Le poète a vocation à secouer les âmes

Ainsi parlait Andreï Tarkovski dans Le miroir. Bien-sûr, le poète en question n'est autre que son père, Arseni Tarkovski. C'est sa façon de lui rendre hommage. De rendre à Arseni ce qui est à Arseni. De lui dire combien il a secoué son âme à lui. Combien il a pu influencer sa poésie à lui. Et cette poésie là est l'essence même de son art. Le poète n'a nul besoin de raconter une histoire. Bien au contraire. Sa liberté est le gage de sa fulgurance. Raconter une histoire ne peut que restreindre cette liberté. L'art cinématographique n'a que peu de place à accorder à la poésie totalement affranchie. Son essence a toujours été de raconter des histoires. De les poétiser le cas échéant, au gré des ambitions supérieures de réalisateurs à l'âme vagabonde.
Mizoguchi, Sternberg, pour délivrer leurs messages, inscrivaient leurs rimes visuelles et sonores dans la linéarité d'une histoire.
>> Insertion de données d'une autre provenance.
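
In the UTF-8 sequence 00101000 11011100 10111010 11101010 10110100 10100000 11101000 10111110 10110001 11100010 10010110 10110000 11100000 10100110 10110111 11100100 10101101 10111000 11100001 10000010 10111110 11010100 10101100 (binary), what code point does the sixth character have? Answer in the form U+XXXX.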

La liberté de Tarkovski dans Le miroir n'a aucune limite. Aucun autre cinéaste n'était (n'est) allé aussi loin dans l'abstraction. Tarkovski ne raconte pas d'histoire, pas même la sienne. Tarkovski évoque des bribes de souvenirs, sans autre correspondance que l'exigence poétique de la mise en images. Tarkovski conjugue le passé au présent, confronte le présent au passé, confronte images d'archives à l'imaginaire de son métrage, se joue des couleurs, laisse libre cours à ses pensées, tantôt acteur, tantôt témoin.
Dans la datcha, sa caméra est actrice, la pluie et le vent sont ses complices. Rideaux et voiles s'écartent à son passage, l'invitent à pénétrer les lieux. La datcha est son royaume. Le royaume du sensoriel, le royaume des songes. Ceux de Tarkovski, ceux de ses personnages. Tarkovski se joue de l'éclairage, joue avec. Tarkovski se joue des miroirs, comme paradoxes et distorsions spatio-temporels.
A l'extérieur de la datcha, la caméra s'invite, elle est témoin et complice. Témoin de la poésie-vérité de la nature, de ses humeurs. C'est le domaine du sensuel. Complice du vent et de la pluie, grâce à des effets de montage, de légers ralentis, de légères accélérations, qui viennent magnifier la sensualité des éléments.
La poésie peut (doit souvent) s'affranchir d'une histoire (pour qu'on s'y perde totalement), pas d'un sujet. Le sujet, ici, comme souvent dans l'oeuvre de Tarkovski, est, vous l'aurez compris, l'amour. Un amour qui permet toutes les audaces : récurrente chez Tarkovski, la lévitation de l'amoureuse est la plus belle d'entre elles. "Ne sois pas étonné, je t'aime", déclare-t-elle. Chez Tarkovski, l'image et le verbe sont en totale osmose, en parfaite complémentarité. Andreï Tarkovski, poète-cinéaste affranchi.